Maybe it's just me, but I don't see the appeal in verbal dictation, especially where complexity is involved. I want to think through issues deliberately, carefully, and slowly to ensure I'm not glossing over subtle nuances. I don't find speaking to be conducive to that.
For me, the process of writing (and rewriting) gives me the time, space, and structure to more precisely articulate what I want with a more heightened degree of specificity. Being able to type at 80+ wpm probably helps as well.
The power of voice dictation for me is that I can get out every scrap of nuance and insight I can think of as unfiltered verbal diarrhea. Doing this gives me solidly an extra 9 in chance of getting good outputs.
Stream of consciousness typing for me is still slower and causes me to buffer and filter more and deliberately crafting a perfect prompt is far slower still.
LLMs are great at extracting the essence of unstructured inputs and voice lets me take best advantage of that.
Voice output, on the other hand, is completely useless unless perhaps it can play at 4x speed. But I need to be able to skim LLM output quickly and revisit important points repeatedly. Can't see why I'd ever want to serialize and slow that down.
>(Re: level 8) "...I honestly don't think the models are ready for this level of autonomy for most tasks. And even if they were smart enough, they're still too slow and too token-hungry for it to be economical outside of moonshot projects like compilers and browser builds (impressive, but far from clean)."

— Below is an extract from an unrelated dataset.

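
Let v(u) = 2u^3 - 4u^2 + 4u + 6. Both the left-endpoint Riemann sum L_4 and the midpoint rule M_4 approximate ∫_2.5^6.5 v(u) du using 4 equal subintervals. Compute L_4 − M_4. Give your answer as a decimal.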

This is increasingly untrue with Opus 4.6. Claude Max gives you enough tokens to run ~5-10 agents continuously, and I'm doing all of my work with agent teams now. Token usage is up 10x or more, but the results are infinitely better and faster. Multi-agent team orchestration will be to 2026 what agents were to 2025. Much of the OP article feels 3-6 months behind the times.
What level is numeric patterns that evolve according to a sequence of arithmetic operations?